Terutama poin ke-3 dan ke-4 di atas adalah masalah dasar dari desain sistem blockchain, tetapi kami kekurangan prinsip yang baik untuk mereka. Kami memiliki beberapa pemahaman tentang pro dan kontra memberikan pendapatan kepada penambang dari imbalan inflasi vs. biaya transaksi. Namun, meskipun banyak analisis ekonomi dari protokol konsensus blockchain, kami masih belum memiliki model yang diterima secara luas untuk menentukan berapa banyak pendapatan yang perlu mengalir ke validator. Sebagian besar sistem saat ini dibangun berdasarkan tebakan terpelajar tentang berapa banyak pendapatan yang cukup bagi validator untuk bertindak jujur tanpa menghalangi penggunaan sistem yang sebenarnya. Dalam model yang disederhanakan, dapat ditunjukkan bahwa biaya peluncuran serangan 51% sebanding dengan imbalan kepada validator.
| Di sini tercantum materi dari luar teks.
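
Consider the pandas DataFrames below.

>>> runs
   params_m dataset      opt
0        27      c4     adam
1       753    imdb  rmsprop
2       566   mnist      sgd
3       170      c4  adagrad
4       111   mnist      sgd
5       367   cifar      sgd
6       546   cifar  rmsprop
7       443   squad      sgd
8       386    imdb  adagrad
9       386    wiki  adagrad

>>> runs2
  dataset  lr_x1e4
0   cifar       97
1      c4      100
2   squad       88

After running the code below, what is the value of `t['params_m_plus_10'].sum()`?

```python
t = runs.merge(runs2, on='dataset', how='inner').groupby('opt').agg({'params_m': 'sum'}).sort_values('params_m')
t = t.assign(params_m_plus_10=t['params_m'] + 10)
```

merge on 'dataset' (how='inner') → 5 rows:
   params_m dataset      opt  lr_x1e4
0        27      c4     adam      100
1       170      c4  adagrad      100
2       367   cifar      sgd       97
3       546   cifar  rmsprop       97
4       443   squad      sgd       88
group by opt, sum of params_m:
         params_m
opt              
adagrad       170
adam           27
rmsprop       546
sgd           810
sort by params_m:
         params_m
opt              
adam           27
adagrad       170
rmsprop       546
sgd           810
add column params_m_plus_10 = t['params_m'] + 10:
         params_m  params_m_plus_10
opt                                
adam           27                37
adagrad       170               180
rmsprop       546               556
sgd           810               820
Reading off the sum of column 'params_m_plus_10', we get 1593.

1593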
Menaikkan biaya serangan adalah hal yang baik, tetapi kami juga tidak tahu seberapa besar keamanan yang "cukup". Bayangkan Anda sedang mempertimbangkan untuk pergi ke dua taman hiburan. Salah satunya mengklaim membelanjakan 50% lebih sedikit untuk perawatan berkendara daripada yang lain. Apakah ide yang baik untuk pergi ke taman ini? Bisa jadi mereka lebih efisien dan mendapatkan keamanan yang sama dengan uang lebih sedikit. Mungkin orang lain menghabiskan lebih dari yang diperlukan untuk menjaga keamanan wahana tanpa manfaat. Tapi bisa juga taman pertama itu berbahaya. Sistem blockchain serupa. Setelah throughput diperhitungkan, blockchain dengan biaya lebih rendah memiliki biaya lebih rendah karena memberi penghargaan (dan dengan demikian memberi insentif) lebih sedikit validator. Kami tidak memiliki alat yang baik hari ini untuk menilai apakah ini mungkin, atau apakah akan membuat sistem rentan. Keseluruhan:
Membandingkan biaya antara sistem yang berbeda bisa menyesatkan. Meskipun biaya transaksi penting bagi pengguna, namun dipengaruhi oleh banyak faktor selain desain sistem itu sendiri. Throughput adalah metrik yang lebih baik untuk menganalisis keseluruhan sistem.
Kesimpulannya
Menilai kinerja secara adil dan akurat itu sulit. Hal yang sama berlaku untuk mengukur performa mobil. Sama seperti blockchain, orang yang berbeda akan peduli pada hal yang berbeda. Dengan mobil, beberapa pengguna akan peduli dengan kecepatan atau akselerasi tertinggi, yang lain akan peduli dengan konsumsi bahan bakar, dan yang lain lagi akan peduli dengan kapasitas derek. Semua ini tidak mudah untuk dievaluasi. Di Amerika Serikat, misalnya, Badan Perlindungan Lingkungan memberikan pedoman rinci tentang bagaimana gas mileage dinilai dan bagaimana harus disajikan kepada pengguna di dealer.
Ruang blockchain masih jauh dari tingkat standardisasi ini. Di beberapa area, di masa mendatang kami dapat mengukur throughput sistem melalui beban kerja yang dinormalisasi atau grafik yang dinormalisasi untuk menyajikan distribusi latensi. Untuk saat ini, tindakan terbaik untuk evaluator dan pembangun adalah mengumpulkan dan mempublikasikan data sebanyak mungkin, dan menjelaskan metodologi evaluasi secara rinci sehingga dapat direplikasi dan dibandingkan dengan sistem lain.